Closed ezhang94 closed 1 year ago

ezhang94 commented 1 year ago
slinderman commented 1 year ago

Summarizing our in person conversation:

slinderman commented 1 year ago

@murphyk @gileshd: This PR changes the LGSSM models to support sampling with time-varying parameters. However, the fitting code still only supports static parameters. I'm a little nervous that this could lead to confusion if someone constructed a model with time-varying parameters then called fit and found those parameters were replaced with static ones.

My proposal to @ezhang94 was that we should re-introduce an lgssm_joint_sample function into dynamax.lgssm.inference. That function would draw samples of states and emissions from the joint distribution.
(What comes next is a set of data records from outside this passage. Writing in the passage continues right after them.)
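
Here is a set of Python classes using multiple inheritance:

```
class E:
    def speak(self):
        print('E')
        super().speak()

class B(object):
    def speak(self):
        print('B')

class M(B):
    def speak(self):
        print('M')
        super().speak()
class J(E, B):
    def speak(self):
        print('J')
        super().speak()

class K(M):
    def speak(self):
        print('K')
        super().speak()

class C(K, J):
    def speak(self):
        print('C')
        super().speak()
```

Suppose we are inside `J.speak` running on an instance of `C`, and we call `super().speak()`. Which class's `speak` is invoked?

E

L[C] = C + merge(L[K], L[J], [K J])
  take K:  [K M B object] + [J E B object] + [K J]
  take M:  [M B object] + [J E B object] + [J]
  take J:  [B object] + [J E B object] + [J]
  take E:  [B object] + [E B object]
  take B:  [B object] + [B object]
  take object:  [object] + [object]
MRO: C K M J E B object
super() in J.speak on a C instance goes to the class after J in C's MRO: E.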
I know we removed such sample functions early on since they are not technically "inference" code, but it seems like such a low level function could be useful. Thoughts?

ezhang94 commented 1 year ago

@slinderman I have reverted models.py to its original format and added a lgssm_joint_sample function in inference.py as suggested.
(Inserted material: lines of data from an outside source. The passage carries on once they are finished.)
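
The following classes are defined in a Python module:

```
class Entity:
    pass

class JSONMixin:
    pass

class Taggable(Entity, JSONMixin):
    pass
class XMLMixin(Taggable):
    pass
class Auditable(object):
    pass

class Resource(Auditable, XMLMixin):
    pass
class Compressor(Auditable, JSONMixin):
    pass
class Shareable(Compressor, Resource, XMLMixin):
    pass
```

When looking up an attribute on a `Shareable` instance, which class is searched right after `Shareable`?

Compressor

L[Shareable] = Shareable + merge(L[Compressor], L[Resource], L[XMLMixin], [Compressor Resource XMLMixin])
  take Compressor:  [Compressor Auditable JSONMixin object] + [Resource Auditable XMLMixin Taggable Entity JSONMixin object] + [XMLMixin Taggable Entity JSONMixin object] + [Compressor Resource XMLMixin]
  take Resource:  [Auditable JSONMixin object] + [Resource Auditable XMLMixin Taggable Entity JSONMixin object] + [XMLMixin Taggable Entity JSONMixin object] + [Resource XMLMixin]
  take Auditable:  [Auditable JSONMixin object] + [Auditable XMLMixin Taggable Entity JSONMixin object] + [XMLMixin Taggable Entity JSONMixin object] + [XMLMixin]
  take XMLMixin:  [JSONMixin object] + [XMLMixin Taggable Entity JSONMixin object] + [XMLMixin Taggable Entity JSONMixin object] + [XMLMixin]
  take Taggable:  [JSONMixin object] + [Taggable Entity JSONMixin object] + [Taggable Entity JSONMixin object]
  take Entity:  [JSONMixin object] + [Entity JSONMixin object] + [Entity JSONMixin object]
  take JSONMixin:  [JSONMixin object] + [JSONMixin object] + [JSONMixin object]
  take object:  [object] + [object] + [object]
MRO: Shareable Compressor Resource Auditable XMLMixin Taggable Entity JSONMixin object
Shareable is at position 0; next is Compressor.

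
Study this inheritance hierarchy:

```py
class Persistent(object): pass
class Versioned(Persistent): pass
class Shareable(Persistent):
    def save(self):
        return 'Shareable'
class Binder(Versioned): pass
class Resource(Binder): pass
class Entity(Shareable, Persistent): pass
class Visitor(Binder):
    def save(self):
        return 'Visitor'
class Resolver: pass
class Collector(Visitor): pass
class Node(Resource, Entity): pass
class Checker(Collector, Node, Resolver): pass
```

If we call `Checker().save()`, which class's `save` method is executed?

Visitor

L[Checker] = Checker + merge(L[Collector], L[Node], L[Resolver], [Collector Node Resolver])
  take Collector:  [Collector Visitor Binder Versioned Persistent object] + [Node Resource Binder Versioned Entity Shareable Persistent object] + [Resolver object] + [Collector Node Resolver]
  take Visitor:  [Visitor Binder Versioned Persistent object] + [Node Resource Binder Versioned Entity Shareable Persistent object] + [Resolver object] + [Node Resolver]
  take Node:  [Binder Versioned Persistent object] + [Node Resource Binder Versioned Entity Shareable Persistent object] + [Resolver object] + [Node Resolver]
  take Resource:  [Binder Versioned Persistent object] + [Resource Binder Versioned Entity Shareable Persistent object] + [Resolver object] + [Resolver]
  take Binder:  [Binder Versioned Persistent object] + [Binder Versioned Entity Shareable Persistent object] + [Resolver object] + [Resolver]
  take Versioned:  [Versioned Persistent object] + [Versioned Entity Shareable Persistent object] + [Resolver object] + [Resolver]
  take Entity:  [Persistent object] + [Entity Shareable Persistent object] + [Resolver object] + [Resolver]
  take Shareable:  [Persistent object] + [Shareable Persistent object] + [Resolver object] + [Resolver]
  take Persistent:  [Persistent object] + [Persistent object] + [Resolver object] + [Resolver]
  take Resolver:  [object] + [object] + [Resolver object] + [Resolver]
  take object:  [object] + [object] + [object]
MRO: Checker Collector Visitor Node Resource Binder Versioned Entity Shareable Persistent Resolver object
save is defined in: Shareable, Visitor. First along the MRO is Visitor.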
gileshd commented 1 year ago

Sorry for being slow to respond to this.

This looks great, I agree that lgsmm.inference doesn't feel like the spiritual home for the lgssm_joint_sample function but it's probably better to have it slightly out of place than to have users confused when their time-varying parameters get silently replaced with static ones.

One potential small concern I have is that "joint_sample" might not be clear enough as a name. No succinct alternatives come to mind, lgssm_sample_states_and_emissions is a bit of a mouthful but perhaps that's not such a concern? At very least I think it might be helpful to be explicit in the docstring we are sampling from the joint distribution over states and emissions (not that there really is another natural joint that we would be talking about but if someone is new to these models it might be helpful).